Reporting Your Compatriots' Sins

New generation of Serbian journalists grapples with ethics and challenges of tackling dark side of their country’s recent history.

Reporting Your Compatriots' Sins

New generation of Serbian journalists grapples with ethics and challenges of tackling dark side of their country’s recent history.

Monday, 15 February, 2010
During a visit to the Institute for War and Peace Reporting in London, two of my colleagues from Serbia and I were offered the opportunity to become correspondents.



The idea was that we cover some trials related to war crimes committed in the former Yugoslavia in the Nineties.



Would I be able to do it?



I love my country. It is perhaps economically weak and politically unstable, and its citizens can’t travel almost anywhere without a visa. Still, it is mine.



I was very young at the time of the Balkan conflicts and my memories are only blurry.



Over the years, many things have been mythologised – some people have been proclaimed heroes, and some see themselves as winners, although all sides have lost enormously, especially in human lives.



Some of my fellow Serbs have been convicted or indicted for war crimes - mass murder of civilians, rape, and ethnic cleansing.



“My people? Never! We are all so good and kind.”



With such an initial reaction, will I, as a young journalist, be able to report objectively about the crimes of my compatriots?



Can a nation, having gone through the horrors of war, allow itself to be untruthful about it? And can a journalist, even the biggest patriot, neglect the facts of these events? No, never, would be the first answer.



If we wish to overcome the past and mature as a nation, we must be true to ourselves.



This is exactly where the media can play a crucial role – they can report on testimonies, victims’ stories, shed some light on events.



However, they can also do just the opposite – inflame remains of hate, distort realities and report lies.



A journalist’s obligation in such situations is clear – to report objectively and truthfully.



But when it comes to concrete cases and real people, this is not always simple.

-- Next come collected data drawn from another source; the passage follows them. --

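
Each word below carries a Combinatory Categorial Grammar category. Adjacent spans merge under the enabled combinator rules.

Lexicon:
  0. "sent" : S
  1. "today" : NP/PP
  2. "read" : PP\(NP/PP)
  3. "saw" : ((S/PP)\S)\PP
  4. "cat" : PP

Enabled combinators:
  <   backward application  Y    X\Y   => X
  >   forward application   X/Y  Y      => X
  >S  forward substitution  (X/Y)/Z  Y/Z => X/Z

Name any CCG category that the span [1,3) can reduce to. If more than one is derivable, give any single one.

PP

[0,5] S   >
  [0,4] S/PP   <
    [0,1] "sent" : S
    [1,4] (S/PP)\S   <
      [1,3] PP   <
        [1,2] "today" : NP/PP
        [2,3] "read" : PP\(NP/PP)
      [3,4] "saw" : ((S/PP)\S)\PP
  [4,5] "cat" : PP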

No matter how much they try to be unbiased, journalists, nevertheless, have backgrounds. While growing up, they have picked up the prejudices of their surroundings, and find it difficult to break away from the context in which they are living.



In addition, while a conflict is under way, there is pressure from the government, and, after the war, they face pressure from the public.



In the course of researching war crimes reporting, I have come across stories of men and women who are regarded by some as good journalists because they wrote about the crimes of their nation – yet others see them as traitors.



On the other side, we have journalists who “served the state” and some call them patriots, while others refer to them as hate mongers and instigators.



Whether in times of war or not, a journalist should always serve the public interest, the truth and universal human values.



Although views on certain issues may differ, I do not see how the rape of a woman or the murder of an infant can be viewed as anything other than a crime. The same goes for covering up atrocities or, even worse, glorifying such acts as patriotic.



Those who love their nation must face themselves and their compatriots with the truth in order to overcome it and become better and stronger.



If an American journalist can report about crimes committed in Vietnam; if a German reporter can write about the Holocaust; than why shouldn’t a Croat cover Operation Storm in 1995; or a Serb reporter write about events in the Srebrenica of the same year?



The last thing we should say as a means of justification is that such things occur in a war.



These things do not just happen – somebody is doing them, ordering them, not stopping them – and the fact that such crimes are expected, tolerated or easy to cover up in times of war certainly does not help.



The situation is similar when we talk about war crimes trials, although the discussion about the impartiality of international and local courts is something that can burden journalists.



Still, they are allowed to give their assessment on the courts’ fairness or lack thereof only through facts, regardless of their personal feelings.



This does not mean that the journalist cannot present their opinion in some other medium, or that the verdict is off-limits for debate and discussion.



As a young journalist, I no longer ask myself the question of whether I will be able to report objectively about war crimes. I am aware that I owe this to myself and to those for whom I’m reporting. I understand that this will not be at all easy.



“My people? Maybe. I’ll find out.”



Jasna Jankovic is studying journalism in Belgrade. She was among a group of Serbian students who recently visited IWPR's offices in London as part of an OSCE-organised programme.